Hart, 46, who is best known for her role as the titular character in “Sabrina the Teenage Witch,” tearfully told her Instagram followers that her three sons go to a school “right next to” the private Christian elementary school, where a transgender shooter took the lives of three 9-year-old students and three staff members.
In the Tuesday video, Hart explained that her family of five had moved to Nashville from Connecticut, where they encountered a similar situation with another devastating school shooting.
“We moved here from Connecticut where we were in school a little ways down from Sandy Hook, so this is our second experience with a school shooting with our kids being in close proximity,” she shakily reported. “Luckily we are all okay.”
Hart explained that she and her husband Mark Wilkerson were on the way to parent-teacher conferences, which coincidentally kept their boys out of class on Monday, when they noticed grade school children fleeing from Covenant.
“We helped a class of Kindergartners across a busy highway,” she detailed while holding back tears. “They were climbing out of the woods, they were trying to escape a shooter situation at their school.”
“So we helped these tiny little kids cross the road and get their teachers over there, and we helped a mom reunite with her children.”
“I just, I don’t know what to say. Enough is enough,” she concluded. “Just pray, pray for the families.”
Hart captioned her video with the message, “Prayers today, action tomorrow. This was too raw to post yesterday, but wanted you to hear this story.”
Transgender former Covenant School student, Audrey Hale, 28, went on a 14 minute rampage at her alma mater, in what Nashville Police Chief John Drake said was a targeted attack.
“We have a manifesto, we have some writings that we’re going over that pertain to this date, the actual incident,” he told CBS News reporters. “We have a map drawn out of how this was all going to take place.”
Included in the detailed manifesto, which the police department and FBI are working to disseminate, were “several different writings about other locations,” and sketches of how a shooter “would enter and the assaults that would take place.”
Drake also noted that police did not believe the six victims were anything other than in the wrong place at the wrong time.
“We have no evidence that individuals were specifically targeted,” the department’s spokesperson said.
“This school, this church building was a target of the shooter, but we have no information at present to indicate that the shooter was specifically targeting any one of the six individuals who were murdered.”
During a Tuesday press conference, Drake displayed “some training to shoot from a higher level,” during the when she breached the school with two “assault-type rifles” and a handgun.
She entered the church by firing shots through the locked front doors of the church that is adjacent to the school, and tactically stalked through the halls for ten minutes before breaching the school’s first floor.
Hale killed all six victims, including principal Katherine Koonce, substitute Cynthia Peak, custodian Mike Hill, and nine-year-old students Hallie Scraggs, William Kinney and Evelyn Dieckhaus, in the following four minutes.
Five police officers arrived on site at 10:21am, and entered the school without tactical gear.

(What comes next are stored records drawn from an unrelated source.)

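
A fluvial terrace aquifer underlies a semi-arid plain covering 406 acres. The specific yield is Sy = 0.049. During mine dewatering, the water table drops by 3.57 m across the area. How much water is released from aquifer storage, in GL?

ΔV ≈ 0.287 GL

A = 406 acres = 1.643 × 10^6 m²
ΔV = Sy × A × Δh = 0.049 × 1.643 × 10^6 m² × 3.57 m = 2.874 × 10^5 m³
ΔV = 2.874 × 10^5 m³ = 0.2874 GL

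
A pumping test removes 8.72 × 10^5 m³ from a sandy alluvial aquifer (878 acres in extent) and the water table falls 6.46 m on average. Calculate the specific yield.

A = 878 acres = 3.553 × 10^6 m²
Sy = ΔV / (A × Δh) = 8.72 × 10^5 m³ / (3.553 × 10^6 m² × 6.46 m) = 0.03799

Sy ≈ 0.038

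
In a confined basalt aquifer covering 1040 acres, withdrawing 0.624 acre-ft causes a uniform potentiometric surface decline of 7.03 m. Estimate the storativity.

S ≈ 2.6 × 10^-5

A = 1040 acres = 4.209 × 10^6 m²
ΔV = 0.624 acre-ft = 769.7 m³
S = ΔV / (A × Δh) = 769.7 m³ / (4.209 × 10^6 m² × 7.03 m) = 2.601 × 10^-5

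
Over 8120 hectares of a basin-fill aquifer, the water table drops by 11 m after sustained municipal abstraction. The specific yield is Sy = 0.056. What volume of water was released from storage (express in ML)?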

They cleared classrooms until locating Hale on the second floor, where she was shooting at squad cars below out of a window.
Hale was reportedly reloading when Officers Rex Englebert and Michael Collazo shot her dead.
Senator Josh Hawley has called for the FBI to investigate the shooting as a “hate crime” against Christians.
“We should be clear about what happened in Nashville. Police say the shooting was “targeted.” That makes it a federal hate crime – against Christian children and teachers,” he tweeted on Tuesday.
“Targeting victims on the basis of religious affiliation is a hate crime. It should be investigated as such.”
In a follow-up post, Hawley wrote: “All federal resources necessary should be brought to bear. And those individuals or groups who have spread a message of hate against the Christian community – which resulted here in horrific violence – should be held to account.”
Meanwhile, celebrities blamed guns and politicians for making the trans shooter snap.
“BAN ASSAULT WEAPONS NOW,” Oscar winner Jamie Lee Curtis tweeted on Monday.
“Every politician who votes against gun reform is a murderer,” accused comedian Chelsea Handler.
“Watching children get shot and taking money from the NRA is a crime against humanity, Same people who denied climate change, because “it’s not a problem.” Well, look at us all now.”